L’art. 348 c.p. così statuisce: “Chiunque abusivamente esercita una professione, per la quale è richiesta una speciale abilitazione dello Stato, è punito con la reclusione fino a sei mesi o con la multa da euro 103 a euro 516”. Nella sentenza che qui si commenta la Suprema Corte analizza un tema assai interessante connesso al delitto di esercizio abusivo della professione, ossia quello della responsabilità a titolo concorsuale del professionista il quale consente che altri, sforniti della necessaria abilitazione, compiano atti tipici della professione.
La vicenda vede protagonista un dentista, il quale viene rinviato a giudizio per il reato di cui all’art. 348 c.p. a titolo di concorso per non aver impedito che una sua lavoratrice effettuasse un intervento di igiene orale, pur essendo sfornita del diploma di igienista dentale. Sia in primo grado, che in Appello le tesi della pubblica accusa vengono accolte, ed il professionista condannato. In particolare, la responsabilità concorsuale viene affermata in base alla presenza in capo al dentista di una posizione di garanzia, la quale avrebbe comportato l’obbligo in capo ad esso di impedire che altri svolgessero attività professionali abusive. Inoltre, anche la semplice connivenza o tolleranza comporterebbe l’affermazione della penale responsabilità dell’imputato.
La tesi seguita dai Giudici di merito, sia per quanto riguarda la titolarità di una posizione di garanzia sia per quanto concerne l’analisi della condotta, non viene, tuttavia, accolta dalla Corte di Cassazione.
Non può essere infatti ravvisata alcuna posizione di garanzia essendo quello di cui all’art. 348 c.p. reato di mera condotta, e dunque non essendo presente alcun evento da impedire.
Né può ritenersi penalmente rilevante una mera connivenza o tolleranza dell’altrui abusivo esercizio della professione. Infatti, richiamando pregressa giurisprudenza (in particolare, Cass., sez. VI, 9 aprile 2009, n. 17893), gli Ermellini ritengono che occorra una condotta che agevoli o favorisca l’altrui agire, ossia che venga dimostrato il contributo a titolo concorsuale del concorrente nella realizzazione del reato.

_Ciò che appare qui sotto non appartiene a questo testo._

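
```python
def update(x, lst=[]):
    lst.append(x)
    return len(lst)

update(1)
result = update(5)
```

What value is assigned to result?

Step 1: Mutable default list persists between calls.
Step 2: First call: lst = [1], len = 1. Second call: lst = [1, 5], len = 2.
Step 3: result = 2

The answer is 2.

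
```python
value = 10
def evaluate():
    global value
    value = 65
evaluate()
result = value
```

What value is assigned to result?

Step 1: value = 10 globally.
Step 2: evaluate() declares global value and sets it to 65.
Step 3: After evaluate(), global value = 65. result = 65

The answer is 65.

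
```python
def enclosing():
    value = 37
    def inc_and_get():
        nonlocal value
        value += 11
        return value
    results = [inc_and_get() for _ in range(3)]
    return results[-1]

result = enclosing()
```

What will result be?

Step 1: value = 37.
Step 2: Three calls to inc_and_get(), each adding 11.
Step 3: Last value = 37 + 11 * 3 = 70

The answer is 70.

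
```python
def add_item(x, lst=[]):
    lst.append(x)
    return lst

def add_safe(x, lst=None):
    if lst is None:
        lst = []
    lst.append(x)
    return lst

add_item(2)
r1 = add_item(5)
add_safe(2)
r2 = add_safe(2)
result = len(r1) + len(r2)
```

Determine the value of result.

Step 1: add_item shares mutable default: after 2 calls, lst = [2, 5], len = 2.
Step 2: add_safe creates fresh list each time: r2 = [2], len = 1.
Step 3: result = 2 + 1 = 3

The answer is 3.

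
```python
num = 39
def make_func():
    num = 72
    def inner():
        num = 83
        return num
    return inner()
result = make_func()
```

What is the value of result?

Step 1: Three scopes define num: global (39), make_func (72), inner (83).
Step 2: inner() has its own local num = 83, which shadows both enclosing and global.
Step 3: result = 83 (local wins in LEGB)

The answer is 83.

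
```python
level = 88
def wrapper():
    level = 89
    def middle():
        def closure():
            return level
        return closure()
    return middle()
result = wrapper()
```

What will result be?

Step 1: wrapper() defines level = 89. middle() and closure() have no local level.
Step 2: closure() checks local (none), enclosing middle() (none), enclosing wrapper() and finds level = 89.
Step 3: result = 89

The answer is 89.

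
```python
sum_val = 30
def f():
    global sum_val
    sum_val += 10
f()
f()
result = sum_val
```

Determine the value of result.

Step 1: sum_val = 30.
Step 2: First f(): sum_val = 30 + 10 = 40.
Step 3: Second f(): sum_val = 40 + 10 = 50. result = 50

The answer is 50.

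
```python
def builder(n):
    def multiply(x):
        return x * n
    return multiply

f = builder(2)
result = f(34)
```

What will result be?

Step 1: builder(2) returns multiply closure with n = 2.
Step 2: f(34) computes 34 * 2 = 68.
Step 3: result = 68

The answer is 68.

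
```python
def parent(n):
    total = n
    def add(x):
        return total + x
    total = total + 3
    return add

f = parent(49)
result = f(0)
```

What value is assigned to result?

Step 1: parent(49) sets total = 49, then total = 49 + 3 = 52.
Step 2: Closures capture by reference, so add sees total = 52.
Step 3: f(0) returns 52 + 0 = 52

The answer is 52.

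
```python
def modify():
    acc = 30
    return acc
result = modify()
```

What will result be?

Step 1: modify() defines acc = 30 in its local scope.
Step 2: return acc finds the local variable acc = 30.
Step 3: result = 30

The answer is 30.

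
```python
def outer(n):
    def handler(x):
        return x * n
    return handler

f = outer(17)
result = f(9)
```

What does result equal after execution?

Step 1: outer(17) creates a closure capturing n = 17.
Step 2: f(9) computes 9 * 17 = 153.
Step 3: result = 153

The answer is 153.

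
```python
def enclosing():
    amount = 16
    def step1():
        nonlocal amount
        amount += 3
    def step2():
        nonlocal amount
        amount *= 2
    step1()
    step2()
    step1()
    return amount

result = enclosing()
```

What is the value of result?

Step 1: amount = 16.
Step 2: step1(): amount = 16 + 3 = 19.
Step 3: step2(): amount = 19 * 2 = 38.
Step 4: step1(): amount = 38 + 3 = 41. result = 41

The answer is 41.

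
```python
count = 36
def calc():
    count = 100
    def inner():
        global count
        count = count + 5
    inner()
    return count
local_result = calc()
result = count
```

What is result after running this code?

Step 1: Global count = 36. calc() creates local count = 100.
Step 2: inner() declares global count and adds 5: global count = 36 + 5 = 41.
Step 3: calc() returns its local count = 100 (unaffected by inner).
Step 4: result = global count = 41

The answer is 41.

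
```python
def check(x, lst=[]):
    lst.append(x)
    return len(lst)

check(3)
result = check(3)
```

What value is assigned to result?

Step 1: Mutable default list persists between calls.
Step 2: First call: lst = [3], len = 1. Second call: lst = [3, 3], len = 2.
Step 3: result = 2

The answer is 2.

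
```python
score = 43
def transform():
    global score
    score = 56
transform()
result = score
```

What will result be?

Step 1: score = 43 globally.
Step 2: transform() declares global score and sets it to 56.
Step 3: After transform(), global score = 56. result = 56

The answer is 56.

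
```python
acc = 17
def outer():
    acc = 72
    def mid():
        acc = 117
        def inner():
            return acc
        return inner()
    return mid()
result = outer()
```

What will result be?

Step 1: Three levels of shadowing: global 17, outer 72, mid 117.
Step 2: inner() finds acc = 117 in enclosing mid() scope.
Step 3: result = 117

The answer is 117.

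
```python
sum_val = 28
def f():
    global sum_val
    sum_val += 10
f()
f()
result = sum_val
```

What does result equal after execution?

Step 1: sum_val = 28.
Step 2: First f(): sum_val = 28 + 10 = 38.
Step 3: Second f(): sum_val = 38 + 10 = 48. result = 48

The answer is 48.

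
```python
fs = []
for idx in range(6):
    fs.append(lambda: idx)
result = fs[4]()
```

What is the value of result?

Step 1: The loop creates 6 lambdas, all referencing the same variable idx.
Step 2: After the loop, idx = 5 (final value).
Step 3: fs[4]() looks up idx at call time and finds 5. This is the late binding gotcha. result = 5

The answer is 5.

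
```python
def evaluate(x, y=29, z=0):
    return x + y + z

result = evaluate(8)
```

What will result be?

Step 1: evaluate(8) uses defaults y = 29, z = 0.
Step 2: Returns 8 + 29 + 0 = 37.
Step 3: result = 37

The answer is 37.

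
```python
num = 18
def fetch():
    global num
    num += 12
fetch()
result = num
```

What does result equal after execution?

Step 1: num = 18 globally.
Step 2: fetch() modifies global num: num += 12 = 30.
Step 3: result = 30

The answer is 30.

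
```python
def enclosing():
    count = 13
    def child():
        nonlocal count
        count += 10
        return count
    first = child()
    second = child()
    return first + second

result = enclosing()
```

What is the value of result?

Step 1: count starts at 13.
Step 2: First call: count = 13 + 10 = 23, returns 23.
Step 3: Second call: count = 23 + 10 = 33, returns 33.
Step 4: result = 23 + 33 = 56

The answer is 56.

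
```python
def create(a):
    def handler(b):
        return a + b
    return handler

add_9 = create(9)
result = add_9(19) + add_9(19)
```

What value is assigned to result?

Step 1: add_9 captures a = 9.
Step 2: add_9(19) = 9 + 19 = 28, called twice.
Step 3: result = 28 + 28 = 56

The answer is 56.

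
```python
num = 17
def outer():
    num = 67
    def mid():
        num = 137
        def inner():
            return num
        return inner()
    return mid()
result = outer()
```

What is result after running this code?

Step 1: Three levels of shadowing: global 17, outer 67, mid 137.
Step 2: inner() finds num = 137 in enclosing mid() scope.
Step 3: result = 137

The answer is 137.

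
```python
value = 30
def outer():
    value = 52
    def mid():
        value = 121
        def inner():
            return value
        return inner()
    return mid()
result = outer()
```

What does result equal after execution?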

In altri termini, dalla premessa per cui “per ritenere la responsabilità del titolare dello studio medico professionale a titolo di concorso con l’autore era necessario dimostrare che questi conoscesse che nello studio venivano eseguiti interventi per cui necessitava una speciale abilitazione e che consentisse tali interventi” discende l’annullamento della sentenza e il rinvio degli atti ad altra sezione della Corte d’Appello di Catania, la quale dovrà tenere conto dei principi di diritto affermati.